Class Competition (Small Groups) [20 minutes]

  1. On the board or overhead, project a series of five interfaces on a theme that you feel will creatively engage your class (you should blank out the parts that you feel will make the example most engaging). Some sample classes and interfaces with suggested methods:

    1. Subclasses: Red, Orange, Yellow, Green, Blue

      • Interface: color

      • Sample Methods: double wavelengthInNm, Boolean isPrimaryColor

    2. Subclasses: Wood, Brick, Adobe, Stone, Canvas

      • Interface: buildingMaterial

      • Sample Methods: String movableHousing, double costPerLb

    3. Subclasses: Boeing 747, Pheasant, PaperAirplane, Cannonball

      • Interface: flies

      • Sample Methods: getMaximumAltitude, getRange, getSpeed

  2. Invite each team to provide a team name, and explain the challenge:

    1. Students should define classes to implement as many combinations of interfaces as possible.

    2. Students must include at least 1 method for each interface.

    3. Each class has to implement the interface methods and include a constructor.

  3. The team with the most combinations of interfaces at the end of the time limit (≈20 minutes) win the competition.

Whole Group Review & Competition Judging/Award [15 minutes]

Leave time to have groups share their interfaces with the rest of the class during whole group discussion. Pay attention to any particularly creative or wacky examples that students come up with.

Accommodation and Differentiation

If your students require additional practice with interfaces before beginning the class competition, work through building a class Lard that implements the interfaces Greasy and FoodItem.

During the Activity

If your students require extra scaffolding, generate 1 method for each interface as a whole group before the competition begins. Write these methods on the board with the interfaces for easy reference.

If your students require an extra challenge, change rule c (in step 2 of Activity) to include additional methods and/or fields.

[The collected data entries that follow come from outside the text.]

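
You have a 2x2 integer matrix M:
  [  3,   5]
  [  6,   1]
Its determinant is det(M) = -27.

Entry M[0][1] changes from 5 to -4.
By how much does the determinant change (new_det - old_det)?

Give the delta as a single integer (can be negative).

Cofactor C_01 = -6
Entry delta = -4 - 5 = -9
Det delta = entry_delta * cofactor = -9 * -6 = 54

Answer: 54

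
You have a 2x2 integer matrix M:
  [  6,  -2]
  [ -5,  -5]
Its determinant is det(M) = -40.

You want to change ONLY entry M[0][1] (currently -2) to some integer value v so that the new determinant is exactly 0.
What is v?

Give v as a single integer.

det is linear in entry M[0][1]: det = old_det + (v - -2) * C_01
Cofactor C_01 = 5
Want det = 0: -40 + (v - -2) * 5 = 0
  (v - -2) = 40 / 5 = 8
  v = -2 + (8) = 6

Answer: 6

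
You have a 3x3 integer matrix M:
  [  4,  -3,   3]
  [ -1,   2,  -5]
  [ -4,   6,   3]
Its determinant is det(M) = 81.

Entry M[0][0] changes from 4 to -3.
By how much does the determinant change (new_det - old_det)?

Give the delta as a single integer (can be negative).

Cofactor C_00 = 36
Entry delta = -3 - 4 = -7
Det delta = entry_delta * cofactor = -7 * 36 = -252

Answer: -252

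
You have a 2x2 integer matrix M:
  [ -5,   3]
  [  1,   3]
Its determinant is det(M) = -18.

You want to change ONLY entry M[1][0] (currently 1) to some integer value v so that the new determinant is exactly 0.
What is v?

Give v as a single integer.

Answer: -5

Derivation:
det is linear in entry M[1][0]: det = old_det + (v - 1) * C_10
Cofactor C_10 = -3
Want det = 0: -18 + (v - 1) * -3 = 0
  (v - 1) = 18 / -3 = -6
  v = 1 + (-6) = -5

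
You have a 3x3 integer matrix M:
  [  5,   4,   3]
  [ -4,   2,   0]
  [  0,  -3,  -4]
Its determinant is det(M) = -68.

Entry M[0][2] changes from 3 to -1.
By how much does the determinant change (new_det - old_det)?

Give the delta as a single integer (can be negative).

Answer: -48

Derivation:
Cofactor C_02 = 12
Entry delta = -1 - 3 = -4
Det delta = entry_delta * cofactor = -4 * 12 = -48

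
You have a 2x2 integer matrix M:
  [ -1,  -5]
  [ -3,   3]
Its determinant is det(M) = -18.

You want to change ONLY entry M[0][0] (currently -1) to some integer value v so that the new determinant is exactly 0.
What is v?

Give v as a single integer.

Answer: 5

Derivation:
det is linear in entry M[0][0]: det = old_det + (v - -1) * C_00
Cofactor C_00 = 3
Want det = 0: -18 + (v - -1) * 3 = 0
  (v - -1) = 18 / 3 = 6
  v = -1 + (6) = 5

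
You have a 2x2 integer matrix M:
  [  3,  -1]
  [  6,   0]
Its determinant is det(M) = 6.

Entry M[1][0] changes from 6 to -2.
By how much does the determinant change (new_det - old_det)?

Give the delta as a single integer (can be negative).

Answer: -8

Derivation:
Cofactor C_10 = 1
Entry delta = -2 - 6 = -8
Det delta = entry_delta * cofactor = -8 * 1 = -8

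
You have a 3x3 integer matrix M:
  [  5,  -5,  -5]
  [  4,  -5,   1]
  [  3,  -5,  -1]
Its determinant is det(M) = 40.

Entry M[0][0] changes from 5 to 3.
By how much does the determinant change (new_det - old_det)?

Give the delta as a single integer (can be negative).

Cofactor C_00 = 10
Entry delta = 3 - 5 = -2
Det delta = entry_delta * cofactor = -2 * 10 = -20

Answer: -20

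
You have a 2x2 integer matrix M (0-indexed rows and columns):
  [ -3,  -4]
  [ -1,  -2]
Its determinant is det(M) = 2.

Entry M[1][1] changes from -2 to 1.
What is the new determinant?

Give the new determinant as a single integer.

Answer: -7

Derivation:
det is linear in row 1: changing M[1][1] by delta changes det by delta * cofactor(1,1).
Cofactor C_11 = (-1)^(1+1) * minor(1,1) = -3
Entry delta = 1 - -2 = 3
Det delta = 3 * -3 = -9
New det = 2 + -9 = -7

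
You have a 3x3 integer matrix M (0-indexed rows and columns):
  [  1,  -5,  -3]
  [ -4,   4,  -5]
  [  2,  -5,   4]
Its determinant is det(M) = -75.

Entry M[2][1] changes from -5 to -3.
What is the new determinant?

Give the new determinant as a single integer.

det is linear in row 2: changing M[2][1] by delta changes det by delta * cofactor(2,1).
Cofactor C_21 = (-1)^(2+1) * minor(2,1) = 17
Entry delta = -3 - -5 = 2
Det delta = 2 * 17 = 34
New det = -75 + 34 = -41

Answer: -41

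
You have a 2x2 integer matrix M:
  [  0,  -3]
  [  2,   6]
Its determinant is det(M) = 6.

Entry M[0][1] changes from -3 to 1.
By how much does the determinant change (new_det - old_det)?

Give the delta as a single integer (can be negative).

Cofactor C_01 = -2
Entry delta = 1 - -3 = 4
Det delta = entry_delta * cofactor = 4 * -2 = -8

Answer: -8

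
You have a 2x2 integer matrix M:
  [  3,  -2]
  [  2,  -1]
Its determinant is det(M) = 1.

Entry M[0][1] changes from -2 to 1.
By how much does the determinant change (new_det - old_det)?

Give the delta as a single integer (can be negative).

Answer: -6

Derivation:
Cofactor C_01 = -2
Entry delta = 1 - -2 = 3
Det delta = entry_delta * cofactor = 3 * -2 = -6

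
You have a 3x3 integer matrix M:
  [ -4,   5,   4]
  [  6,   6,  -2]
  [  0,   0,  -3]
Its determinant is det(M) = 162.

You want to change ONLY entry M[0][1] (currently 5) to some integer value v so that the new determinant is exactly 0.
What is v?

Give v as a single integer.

det is linear in entry M[0][1]: det = old_det + (v - 5) * C_01
Cofactor C_01 = 18
Want det = 0: 162 + (v - 5) * 18 = 0
  (v - 5) = -162 / 18 = -9
  v = 5 + (-9) = -4

Answer: -4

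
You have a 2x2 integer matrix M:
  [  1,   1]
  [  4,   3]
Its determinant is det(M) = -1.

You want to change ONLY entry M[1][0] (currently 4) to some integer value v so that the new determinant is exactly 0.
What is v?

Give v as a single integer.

det is linear in entry M[1][0]: det = old_det + (v - 4) * C_10
Cofactor C_10 = -1
Want det = 0: -1 + (v - 4) * -1 = 0
  (v - 4) = 1 / -1 = -1
  v = 4 + (-1) = 3

Answer: 3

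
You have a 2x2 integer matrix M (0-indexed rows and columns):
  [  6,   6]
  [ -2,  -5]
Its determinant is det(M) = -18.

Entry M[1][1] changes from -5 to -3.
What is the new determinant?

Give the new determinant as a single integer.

Answer: -6

Derivation:
det is linear in row 1: changing M[1][1] by delta changes det by delta * cofactor(1,1).
Cofactor C_11 = (-1)^(1+1) * minor(1,1) = 6
Entry delta = -3 - -5 = 2
Det delta = 2 * 6 = 12
New det = -18 + 12 = -6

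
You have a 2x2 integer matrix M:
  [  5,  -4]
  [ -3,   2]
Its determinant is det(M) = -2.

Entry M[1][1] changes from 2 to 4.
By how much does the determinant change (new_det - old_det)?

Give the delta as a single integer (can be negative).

Cofactor C_11 = 5
Entry delta = 4 - 2 = 2
Det delta = entry_delta * cofactor = 2 * 5 = 10

Answer: 10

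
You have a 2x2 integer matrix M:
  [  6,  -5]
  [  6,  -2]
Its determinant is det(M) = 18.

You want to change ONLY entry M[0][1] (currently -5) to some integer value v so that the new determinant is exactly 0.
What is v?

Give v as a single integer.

det is linear in entry M[0][1]: det = old_det + (v - -5) * C_01
Cofactor C_01 = -6
Want det = 0: 18 + (v - -5) * -6 = 0
  (v - -5) = -18 / -6 = 3
  v = -5 + (3) = -2

Answer: -2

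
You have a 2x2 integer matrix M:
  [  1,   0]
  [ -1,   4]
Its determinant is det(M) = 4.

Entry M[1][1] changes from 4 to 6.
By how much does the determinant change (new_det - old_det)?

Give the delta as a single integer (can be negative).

Answer: 2

Derivation:
Cofactor C_11 = 1
Entry delta = 6 - 4 = 2
Det delta = entry_delta * cofactor = 2 * 1 = 2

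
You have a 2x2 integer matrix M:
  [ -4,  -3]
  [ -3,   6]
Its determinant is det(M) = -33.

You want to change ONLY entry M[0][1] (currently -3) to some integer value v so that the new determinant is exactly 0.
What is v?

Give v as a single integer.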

Teacher Prior CS Knowledge

A student may ask about the Is-A and Has-A relationships introduced in the previous lesson, which are great for describing inheritance vs composition. But what about interfaces? The relationship that can be used is Can-Do. A class that implements an interface can do the behaviors specified in the class it implements.

Misconceptions

Students often have confusion on the difference between extends vs implements. Syntactically is fairly straightforward to extend from a super class and implement from an interface. Conceptually, inheritance (extends) is used to define a class hierarchy where common functionally is factored out into the superclass. In contract, interfaces (implements) is used to separate out the methods definition from the method implementation. No class hierarchy is implied when implementing an interface.